L’utopie gauchiste de société réconciliée et d’individu indifférencié rencontrent la prospérité sortie de l’histoire des sociétés démocratiques européennes, ce qui la conjugue au présent. Mais en France, elle se réalise lorsque la gauche au pouvoir change subrepticement de politique économique, en 1983. Elle ne fait de cette nouvelle « rigueur » qu’une « parenthèse » (jamais refermée depuis). Le gauchisme culturel prend alors progressivement la place de l’idéologie socialiste de tradition ouvrière traditionnelle : puisqu’on ne peut rien sur l’économie, investissons les mœurs. Nous n’en sommes pas sortis, et le bonneteau de Mitterrand troquant la rigueur contre SOS racisme trouve son pendant avec la lancée du mariage homo et la déchéance de nationalité de Hollande (grands principes) pour masquer son échec cuisant sur la croissance et le chômage (réalité des faits).

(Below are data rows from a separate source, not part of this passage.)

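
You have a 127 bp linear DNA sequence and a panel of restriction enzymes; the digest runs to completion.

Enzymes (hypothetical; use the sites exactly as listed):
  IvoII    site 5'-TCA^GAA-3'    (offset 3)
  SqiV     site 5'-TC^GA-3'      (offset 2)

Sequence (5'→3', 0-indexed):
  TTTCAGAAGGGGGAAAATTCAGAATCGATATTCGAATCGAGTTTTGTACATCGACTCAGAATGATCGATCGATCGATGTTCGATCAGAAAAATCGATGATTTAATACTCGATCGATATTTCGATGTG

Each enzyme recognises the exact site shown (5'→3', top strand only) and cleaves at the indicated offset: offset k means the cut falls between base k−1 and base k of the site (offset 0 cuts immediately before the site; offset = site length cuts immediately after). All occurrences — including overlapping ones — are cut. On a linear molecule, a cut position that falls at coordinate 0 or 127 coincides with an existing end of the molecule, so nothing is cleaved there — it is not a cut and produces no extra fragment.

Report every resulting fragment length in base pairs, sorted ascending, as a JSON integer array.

Scan for sites:
  IvoII (TCAGAA, off=3): starts [2, 18, 55, 83] → cuts [5, 21, 58, 86]
  SqiV (TCGA, off=2): starts [24, 31, 36, 50, 64, 68, 72, 79, 92, 107, 111, 119] → cuts [26, 33, 38, 52, 66, 70, 74, 81, 94, 109, 113, 121]

All cut coordinates (distinct, sorted): [5, 21, 26, 33, 38, 52, 58, 66, 70, 74, 81, 86, 94, 109, 113, 121]

Fragments:
  [0,5): 5 bp
  [5,21): 16 bp
  [21,26): 5 bp
  [26,33): 7 bp
  [33,38): 5 bp
  [38,52): 14 bp
  [52,58): 6 bp
  [58,66): 8 bp
  [66,70): 4 bp
  [70,74): 4 bp
  [74,81): 7 bp
  [81,86): 5 bp
  [86,94): 8 bp
  [94,109): 15 bp
  [109,113): 4 bp
  [113,121): 8 bp
  [121,127): 6 bp

[4,4,4,5,5,5,5,6,6,7,7,8,8,8,14,15,16]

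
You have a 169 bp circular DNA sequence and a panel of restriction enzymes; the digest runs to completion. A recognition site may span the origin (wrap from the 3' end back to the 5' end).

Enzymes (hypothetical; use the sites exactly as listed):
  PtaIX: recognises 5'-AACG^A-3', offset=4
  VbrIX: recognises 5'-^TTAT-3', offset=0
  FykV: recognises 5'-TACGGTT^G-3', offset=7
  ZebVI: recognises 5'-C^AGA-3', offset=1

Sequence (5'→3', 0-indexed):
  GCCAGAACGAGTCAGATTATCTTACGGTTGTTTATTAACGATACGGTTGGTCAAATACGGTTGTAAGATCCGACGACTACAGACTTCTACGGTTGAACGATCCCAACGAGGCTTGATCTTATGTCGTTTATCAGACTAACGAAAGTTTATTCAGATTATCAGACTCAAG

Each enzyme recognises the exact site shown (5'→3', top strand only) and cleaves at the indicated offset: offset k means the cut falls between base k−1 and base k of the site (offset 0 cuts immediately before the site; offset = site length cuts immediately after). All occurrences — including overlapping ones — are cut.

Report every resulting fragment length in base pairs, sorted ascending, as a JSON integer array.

Site scan:
  PtaIX AACGA/4: at [5, 36, 95, 104, 137] ⇒ [9, 40, 99, 108, 141]
  VbrIX TTAT/0: at [16, 31, 118, 127, 146, 155] ⇒ [16, 31, 118, 127, 146, 155]
  FykV TACGGTTG/7: at [22, 41, 55, 87] ⇒ [29, 48, 62, 94]
  ZebVI CAGA/1: at [2, 12, 79, 131, 151, 159] ⇒ [3, 13, 80, 132, 152, 160]

Pooled cuts: [3, 9, 13, 16, 29, 31, 40, 48, 62, 80, 94, 99, 108, 118, 127, 132, 141, 146, 152, 155, 160]

Fragment lengths:
  3→9: 6 bp
  9→13: 4 bp
  13→16: 3 bp
  16→29: 13 bp
  29→31: 2 bp
  31→40: 9 bp
  40→48: 8 bp
  48→62: 14 bp
  62→80: 18 bp
  80→94: 14 bp
  94→99: 5 bp
  99→108: 9 bp
  108→118: 10 bp
  118→127: 9 bp
  127→132: 5 bp
  132→141: 9 bp
  141→146: 5 bp
  146→152: 6 bp
  152→155: 3 bp
  155→160: 5 bp
  160→3 (wrap): 169-160+3 = 12 bp

[2,3,3,4,5,5,5,5,6,6,8,9,9,9,9,10,12,13,14,14,18]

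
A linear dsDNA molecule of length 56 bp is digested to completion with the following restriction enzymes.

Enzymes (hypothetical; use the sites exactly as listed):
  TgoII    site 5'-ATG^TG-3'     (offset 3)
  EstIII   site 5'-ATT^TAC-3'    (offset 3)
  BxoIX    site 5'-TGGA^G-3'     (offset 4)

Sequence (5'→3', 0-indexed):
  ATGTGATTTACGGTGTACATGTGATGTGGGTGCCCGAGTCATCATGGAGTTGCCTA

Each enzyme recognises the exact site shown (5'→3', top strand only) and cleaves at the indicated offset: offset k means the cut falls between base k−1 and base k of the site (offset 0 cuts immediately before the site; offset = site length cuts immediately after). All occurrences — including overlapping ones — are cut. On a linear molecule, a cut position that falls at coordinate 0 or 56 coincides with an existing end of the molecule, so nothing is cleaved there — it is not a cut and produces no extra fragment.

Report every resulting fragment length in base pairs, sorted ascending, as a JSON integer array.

[3,5,5,8,13,22]

Site scan:
  TgoII (ATGTG, off=3): starts [0, 18, 23] → cuts [3, 21, 26]
  EstIII (ATTTAC, off=3): starts [5] → cuts [8]
  BxoIX (TGGAG, off=4): starts [44] → cuts [48]

All cut coordinates (distinct, sorted): [3, 8, 21, 26, 48]

Fragments:
  [0,3): 3 bp
  [3,8): 5 bp
  [8,21): 13 bp
  [21,26): 5 bp
  [26,48): 22 bp
  [48,56): 8 bp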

Conclusion de Jean-Pierre Le Goff : « La gauche a atteint son point avancé de décomposition, elle est passée à autre chose tout en continuant de faire semblant qu’il n’en est rien ; il n’est pas sûr qu’elle puisse s’en remettre. Le gauchisme culturel, qui est devenu hégémonique à gauche et dans la société, a été un vecteur de cette décomposition et son antilibéralisme intellectuel, pour ne pas dire sa bêtise, est un des principaux freins à son renouvellement ».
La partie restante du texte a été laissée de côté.